I was disturbed by Rebecca Steinitz’s suggestion that Sandra Gilbert doesn’t have the right to move on, in Death’s Door, to another subject, that she, as a “mother of feminist criticism,” is abandoning feminism by writing a book about death. She has, after all, given generously to the cause—why she has to go on writing the same book, and why, if she doesn’t, this means she’s given up on feminism, I don’t know. (And I’d argue that the consciousness of gender informs this book more than Steinitz’s suggests—there is a long, fascinating discussion of widowhood, not mentioned in the review.) Anyhow, we’re all of us “moving on” in our lives, toward that end which is the subject of Gilbert’s book. Death “dwarfs most things,” as William Carlos Williams says, in one of the many memorable lines Gilbert has brought to my attention. Even gender. It’s an equal opportunity kind of thing.

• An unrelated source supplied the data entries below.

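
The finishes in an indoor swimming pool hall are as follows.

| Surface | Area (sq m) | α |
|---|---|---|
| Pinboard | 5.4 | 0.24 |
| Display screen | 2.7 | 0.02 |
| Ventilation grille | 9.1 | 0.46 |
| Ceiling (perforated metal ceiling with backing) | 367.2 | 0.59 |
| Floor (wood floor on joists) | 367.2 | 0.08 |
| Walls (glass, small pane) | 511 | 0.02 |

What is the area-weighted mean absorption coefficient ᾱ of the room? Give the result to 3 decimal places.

0.207

Total surface area S = 1262.6 sq m.
Weighted sum Σ Sα = 261.780.
ᾱ = 261.780 / 1262.6 = 0.207.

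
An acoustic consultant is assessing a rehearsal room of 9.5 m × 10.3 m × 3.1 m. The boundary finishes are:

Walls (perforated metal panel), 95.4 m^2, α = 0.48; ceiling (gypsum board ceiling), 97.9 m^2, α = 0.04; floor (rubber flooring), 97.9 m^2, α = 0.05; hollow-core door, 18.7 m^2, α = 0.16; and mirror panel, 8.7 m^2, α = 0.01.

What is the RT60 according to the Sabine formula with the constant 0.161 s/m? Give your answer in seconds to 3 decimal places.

0.847 s

A = Σ Sᵢαᵢ = 95.4×0.48 + 97.9×0.04 + 97.9×0.05 + 18.7×0.16 + 8.7×0.01 = 57.682 sabins.
Volume V = 9.5 × 10.3 × 3.1 = 303.335 m³.
RT60 = 0.161 · V / A = 0.161 × 303.335 / 57.682 = 0.847 s.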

I was disturbed to hear the book described as too long, too literary, too highbrow. It seems unfair to call “highbrow” a book that finds a new poetics in the “spontaneous shrines” that sprang up around Princess Diana’s death, in the “missing” posters that appeared after 9/11: this “democratization of death,” this flattening of pomp and ceremony, is the spirit Gilbert shows animating contemporary elegies. It’s true that many of the authors she looks at, Plath, Whitman, Dickinson, T.S. Eliot, are “canonical”—so, a feminist doesn’t get to write about these authors any more? even if she has amazing new readings, as Gilbert has? Yes, the book is long, and it’s challenging; it demands attention; it actually makes a sustained argument, from beginning to end, something I treasure in a book. I read it with the excitement of discovering a new form—I know of nothing remotely like this mingling of personal, elegiac, literary critical, historical writing, in the literature—and new material: she introduced me to a wealth of literature I had no idea existed and made me see old works in new ways. I read with the excitement of reading Madwoman in the Attic, those many years ago, and I thought, she’s done it again, done for death what she did for the 19th century novel.

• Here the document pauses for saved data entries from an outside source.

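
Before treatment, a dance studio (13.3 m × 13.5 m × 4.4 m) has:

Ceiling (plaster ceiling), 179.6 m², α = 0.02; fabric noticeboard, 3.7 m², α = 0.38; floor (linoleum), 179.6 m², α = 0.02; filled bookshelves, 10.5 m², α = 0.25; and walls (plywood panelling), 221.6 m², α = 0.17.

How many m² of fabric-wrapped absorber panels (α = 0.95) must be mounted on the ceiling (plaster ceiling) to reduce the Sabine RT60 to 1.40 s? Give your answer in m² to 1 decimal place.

45.1

Equivalent absorption area: A₁ = 179.6×0.02 + 3.7×0.38 + 179.6×0.02 + 10.5×0.25 + 221.6×0.17 = 48.887 m².
Required A₂ = 0.161·790.02/1.40 = 90.852 sabins.
Absorption to add: 90.852 − 48.887 = 41.965 sabins.
Each m² of panel replacing the ceiling (plaster ceiling) adds (0.95 − 0.02) = 0.93 sabins.
Area = ΔA/Δα = 41.965/0.93 = 45.1 m².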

But what I want to know is, how did she do it? how she could have stayed in this place as long as it took to do it, kept her imagination there, digging around those graves, those death camps, those ICUs, rooting around that charnel house, staring into that void. I don’t know how she did it--“even to focus on such a mysterious blank is a struggle,” as she writes— but I’m grateful that she did. It’s an act of generosity, a long, difficult, intense book, especially a book like this, which harrows hell, so that when we get there, to that next death, a loved one’s, or our own, we’ll have words to light our way.

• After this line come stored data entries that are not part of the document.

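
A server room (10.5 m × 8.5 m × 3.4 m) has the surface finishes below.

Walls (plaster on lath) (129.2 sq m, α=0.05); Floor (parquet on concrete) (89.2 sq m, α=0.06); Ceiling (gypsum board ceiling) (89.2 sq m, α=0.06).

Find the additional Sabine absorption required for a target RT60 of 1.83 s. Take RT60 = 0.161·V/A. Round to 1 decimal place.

A₁ = Σ Sᵢαᵢ = 129.2*0.05 + 89.2*0.06 + 89.2*0.06 = 17.164 sabins.
For T = 1.83 s, need A₂ = 0.161·V/T = 0.161·303.45/1.83 = 26.697 sabins.
ΔA = A₂ − A₁ = 26.697 − 17.164 = 9.5 sabins.

9.5 sabins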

Maybe Steinitz is right that only academics will read a book so long and learned, though I suspect readers will be scared off by the subject rather than the length and footnotes. But I bet anyone wanting to know about death and loss will burn right through. It is powerfully written, poetically written. I couldn’t put it down.
It’s a generous book. I wish it had found a more generous reviewer, a reviewer who responded to the book as it is and not found it lacking by some standard she imposes on it.
Gayle Greene
Claremont, CA
Rebecca Steinitz responds: Any book as compelling and capacious as Death's Door is bound to generate different responses from different readers. My review agrees with the letter writer on many points such as the power and beauty of the book's writing, the force of its argument, and the quality of its readings. There is no need to quibble over our points of disagreement, which are largely matters of emphasis. However I do want to note that I never accuse Gilbert of giving up on feminism, nor do I suggest she should have continued to write solely about feminism; rather, I regret that she did not use gender as a category of analysis where it often felt warranted.
CORRECTION
In the March/April issue of WRB, the pull-quote in the review of Robin Becker’s book of poetry, Domain of Perfect Affection, should have read “The Horse Fair is framed by two long poems, complex tributes to the women painters Rosa Bonheur and Charlotte Salomon.”